So you admit there is a market for magic items?

Even in a world where magic items are rare.
*I* actually never completely shut out the idea of magic items for sale. My concern is for
easily available, fixed price, and commonly assumed magic item acquisition via gold pieces.
Let me parse that for you. Easily available = large towns and cities have items for sale (or are a simple commission away from it). Fixed price: the DMG sets a price to the gp, and sets rules for buying/selling them (buy at full, sell at half). Commonly assumed: these rules will be followed since they are Rules As Written.
I would rather magic item sales be a.) difficult, almost a quest to themselves; b.) at a negotiable price depending on the situation; and c.) at the DM's option.
Surprisingly, the DMG rules in the downtime section do that perfectly. The problem some people are having has been that they are not through enough for my "concern" sentence to be true.
I am not sure you are proving your point. You are actually saying on the one hand you want a fixed price for what the PCs might be able to sell a magic item for, but do not want the PCs to be able to buy under the same rules. Which is fine, but one should be upfront about it. A fixed price is no more subject to abuse than a non-fixed price, especially if one considers the fixed price more of a guideline than a hard and fast price.
I didn't say I wanted a fixed price, but I'm also not stupid enough to allow King Bob to buy a +1 sword for a million gold.
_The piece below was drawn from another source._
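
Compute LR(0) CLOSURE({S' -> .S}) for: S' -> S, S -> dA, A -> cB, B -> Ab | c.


Start: S' -> .S
For each item with dot before a nonterminal B, add B -> .γ for every B-production
Closure: [S' -> .S, S -> .dA]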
However, PCs are generally the ones in want so the market preys upon the needy. Capitalism baby!
And here is how fixed prices screw up the system. Lets say your PC acquires 5,000 gp. He goes to Waterdeep* (or sufficiently large city) and hits the bazaar to buy a +1 amulet of natural armor, a +1 sword, and a +1 cloak of resistance. (The three items are a few hundred over 5k, and the PC can afford it all). However, he goes to the magic sword vendor and the vendor says "Well, there's a war going on near Neverwinter, so +1 swords a 4k each".
The PC is now Angry. He knows the DM is overcharging him, and that "by the rules, he can get the amulet too" since the price for a sword is set. Furthermore, the DM is watering him down for his Wealth Per Level guide since he's effectively stealing 2k away form his proper reward.
However, if the price is a range, the PC can't call the DM for overcharging him since there is no set price. He doesn't like it, don't buy it.
As for the rest of your argument, it does not have to be an either/or sort of thing. Personally, I don't have "magic marts" in my games, but magic is for sale. There are items that are readily available and if the PC wants something not available they have to work for it in some way, order it from afar, pay for middlemen, pay for transport, etc. This allows for haggling, auctioning, con-games and the market to do its thing, while still treating magic as a commodity. Again, as soon as the players want to sell an item or service, magic is a commodity whether you as DM like it or not and you should have some idea what you are going to do about it before hand.
As I said, a few items bought and sold using the DMG guidelines and some common sense economics is enough for me. Picasso's are sold everyday; neither are magic items. What I don't want is the 3e system of expected wealth and PCs with carts of cloaks of resistances (needed to keep NPC math going) and going into town to sell for 500 gp a pop so they can add another plus to their +1 flaming, keen bastard sword. Those days are gone and good riddance!